Mastering Python

John Nagle nagle at animats.com
Sat Mar 17 03:12:30 EDT 2007


Alex Martelli wrote:
> Dennis Lee Bieber <wlfraed at ix.netcom.com> wrote:
> 
> 
>>>need to catch up quickly and master Python programming.How do you
>>
>>Mastery and quickly are opposing terms <G> Took me 15 years on a job
>>using FORTRAN 77 and I still wouldn't have called myself a master. (I'm
>>more of a JoAT)
> 
> 
> My favorite "Stars!" PRT, mind you -- but when some language interests
> me enough, I do tend to "master" it... guess it's correlated with what
> Brooks saw as the ideal "language lawyer" in his "surgical team"
> approach, an intrinsic fascination with bunches of interconnected rules.

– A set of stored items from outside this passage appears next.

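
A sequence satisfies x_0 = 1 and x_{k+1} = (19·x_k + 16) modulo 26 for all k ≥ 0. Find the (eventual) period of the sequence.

12

Listing terms: x_0 = 1,  x_1 = 9,  x_2 = 5,  x_3 = 7,  x_4 = 19,  x_5 = 13,  x_6 = 3,  x_7 = 21,  x_8 = 25,  x_9 = 23,  x_{10} = 11,  x_{11} = 17,  x_{12} = 1.
Since x_{12} = x_0 = 1, the sequence is periodic with period 12.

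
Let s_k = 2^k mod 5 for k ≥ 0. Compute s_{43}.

3

We have s_0 = 1; s_1 = 2; s_2 = 4; s_3 = 3; s_4 = 1.
Since s_4 = s_0 = 1, the sequence is periodic with period 4.
So s_{43} = s_{0 + ((43-0) mod 4)} = s_3 = 3.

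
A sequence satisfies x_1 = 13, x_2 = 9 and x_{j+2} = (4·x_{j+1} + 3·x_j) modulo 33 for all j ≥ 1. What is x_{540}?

We have x_1 = 13,  x_2 = 9,  x_3 = 9,  x_4 = 30,  x_5 = 15,  x_6 = 18,  x_7 = 18,  x_8 = 27,  x_9 = 30,  x_{10} = 3,  x_{11} = 3,  x_{12} = 21,  x_{13} = 27,  x_{14} = 6,  x_{15} = 6,  x_{16} = 9,  x_{17} = 21,  x_{18} = 12,  x_{19} = 12,  x_{20} = 18,  x_{21} = 9,  x_{22} = 24,  x_{23} = 24,  x_{24} = 3,  x_{25} = 18,  x_{26} = 15,  x_{27} = 15,  x_{28} = 6,  x_{29} = 3,  x_{30} = 30,  x_{31} = 30,  x_{32} = 12,  x_{33} = 6,  x_{34} = 27,  x_{35} = 27,  x_{36} = 24,  x_{37} = 12,  x_{38} = 21,  x_{39} = 21,  x_{40} = 15,  x_{41} = 24,  x_{42} = 9,  x_{43} = 9.
Since (x_{42}, x_{43}) = (x_2, x_3) = (9, 9) (two consecutive terms determine the rest), the sequence is eventually periodic: after a pre-period of length 1 it cycles with period 40.
For j ≥ 2, x_j depends only on (j - 2) mod 40. (540 - 2) mod 40 = 18, so x_{540} = x_{20} = 18.

18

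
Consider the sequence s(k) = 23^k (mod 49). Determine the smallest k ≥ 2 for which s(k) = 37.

13

We have s(1) = 23; s(2) = 39; s(3) = 15; s(4) = 2; s(5) = 46; s(6) = 29; s(7) = 30; s(8) = 4; s(9) = 43; s(10) = 9; s(11) = 11; s(12) = 8; s(13) = 37; s(14) = 18; s(15) = 22; s(16) = 16; s(17) = 25; s(18) = 36; s(19) = 44; s(20) = 32; s(21) = 1; s(22) = 23.
Since s(22) = s(1) = 23, the sequence is periodic with period 21.
The value 37 first appears (with k ≥ 2) at s(13).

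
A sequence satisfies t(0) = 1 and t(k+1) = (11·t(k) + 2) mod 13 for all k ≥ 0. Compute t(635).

Computing terms: t(0) = 1, t(1) = 0, t(2) = 2, t(3) = 11, t(4) = 6, t(5) = 3, t(6) = 9, t(7) = 10, t(8) = 8, t(9) = 12, t(10) = 4, t(11) = 7, t(12) = 1.
Since t(12) = t(0) = 1, the sequence is periodic with period 12.
(635 - 0) mod 12 = 11, so t(635) = t(11) = 7.

7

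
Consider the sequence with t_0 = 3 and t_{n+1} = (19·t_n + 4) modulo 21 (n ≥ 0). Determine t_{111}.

Listing terms: t_0 = 3, t_1 = 19, t_2 = 8, t_3 = 9, t_4 = 7, t_5 = 11, t_6 = 3.
Since t_6 = t_0 = 3, the sequence is periodic with period 6.
So t_{111} = t_{0 + ((111-0) mod 6)} = t_3 = 9.

9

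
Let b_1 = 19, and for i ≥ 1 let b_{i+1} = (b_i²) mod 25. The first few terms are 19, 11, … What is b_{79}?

21

We have b_1 = 19; b_2 = 11; b_3 = 21; b_4 = 16; b_5 = 6; b_6 = 11.
Since b_6 = b_2 = 11, the sequence is eventually periodic: after a pre-period of length 1 it cycles with period 4.
For i ≥ 2, b_i depends only on (i - 2) mod 4. (79 - 2) mod 4 = 1, so b_{79} = b_3 = 21.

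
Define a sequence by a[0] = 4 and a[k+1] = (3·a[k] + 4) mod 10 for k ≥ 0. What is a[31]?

0

We have a[0] = 4,  a[1] = 6,  a[2] = 2,  a[3] = 0,  a[4] = 4.
The sequence repeats with period 4.
So a[31] = a[0 + ((31-0) mod 4)] = a[3] = 0.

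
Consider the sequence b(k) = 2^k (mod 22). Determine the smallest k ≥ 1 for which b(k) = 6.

We have b(0) = 1, b(1) = 2, b(2) = 4, b(3) = 8, b(4) = 16, b(5) = 10, b(6) = 20, b(7) = 18, b(8) = 14, b(9) = 6, b(10) = 12, b(11) = 2.
Since b(11) = b(1) = 2, the sequence is eventually periodic: after a pre-period of length 1 it cycles with period 10.
The value 6 first appears (with k ≥ 1) at b(9).

9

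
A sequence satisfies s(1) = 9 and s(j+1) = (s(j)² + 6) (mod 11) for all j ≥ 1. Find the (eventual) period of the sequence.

5

We have s(1) = 9; s(2) = 10; s(3) = 7; s(4) = 0; s(5) = 6; s(6) = 9.
The sequence repeats with period 5.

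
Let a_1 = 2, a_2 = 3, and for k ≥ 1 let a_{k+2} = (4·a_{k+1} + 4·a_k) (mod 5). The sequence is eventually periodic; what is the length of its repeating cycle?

a_1 = 2; a_2 = 3; a_3 = 0; a_4 = 2; a_5 = 3.
Since (a_4, a_5) = (a_1, a_2) = (2, 3) (two consecutive terms determine the rest), the sequence is periodic with period 3.

3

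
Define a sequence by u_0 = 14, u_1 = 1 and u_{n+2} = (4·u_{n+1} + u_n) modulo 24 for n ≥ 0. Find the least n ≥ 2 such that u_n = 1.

Listing terms: u_0 = 14, u_1 = 1, u_2 = 18, u_3 = 1, u_4 = 22, u_5 = 17, u_6 = 18, u_7 = 17, u_8 = 14, u_9 = 1.
The sequence repeats with period 8.
The value 1 first appears (with n ≥ 2) at u_3.

3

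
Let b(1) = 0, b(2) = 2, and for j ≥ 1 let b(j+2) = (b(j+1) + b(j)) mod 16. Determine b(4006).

4

Listing terms: b(1) = 0,  b(2) = 2,  b(3) = 2,  b(4) = 4,  b(5) = 6,  b(6) = 10,  b(7) = 0,  b(8) = 10,  b(9) = 10,  b(10) = 4,  b(11) = 14,  b(12) = 2,  b(13) = 0,  b(14) = 2.
The sequence repeats with period 12.
So b(4006) = b(1 + ((4006-1) mod 12)) = b(10) = 4.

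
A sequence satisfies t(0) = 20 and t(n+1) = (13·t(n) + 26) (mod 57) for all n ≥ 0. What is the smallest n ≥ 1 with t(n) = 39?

2

Listing terms: t(0) = 20; t(1) = 1; t(2) = 39; t(3) = 20.
Since t(3) = t(0) = 20, the sequence is periodic with period 3.
The value 39 first appears (with n ≥ 1) at t(2).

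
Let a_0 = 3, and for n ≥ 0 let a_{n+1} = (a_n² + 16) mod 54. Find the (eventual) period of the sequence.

Listing terms: a_0 = 3, a_1 = 25, a_2 = 47, a_3 = 11, a_4 = 29, a_5 = 47.
Since a_5 = a_2 = 47, the sequence is eventually periodic: after a pre-period of length 2 it cycles with period 3.

3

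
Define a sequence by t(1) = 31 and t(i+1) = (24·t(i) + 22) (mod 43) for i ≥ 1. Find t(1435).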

    Python just isn't that complicated.  The syntax is straightforward,
and the semantics are similar to most other dynamic object-oriented languages.
If you know Perl or Smalltalk or LISP or JavaScript, Python does about
what you'd expect.

	Execution model: dynamic stack-type interpreter.
	Memory model: reference counting with backup garbage collector.
	Syntax:	roughly C-like, with indentation for structure.
	Typing model: dynamic only
	Object model: class definitions with multiple inheritance.
	Object structure: dictionary hash.
	Exception model: explicit throw/try/catch
	Theading model: multiprogramming in interpreter.
	Safe memory model: Yes.
	Closures: Yes.
	Design by contract: No.

That's Python.

    Biggest headache is finding out what doesn't work in the libraries.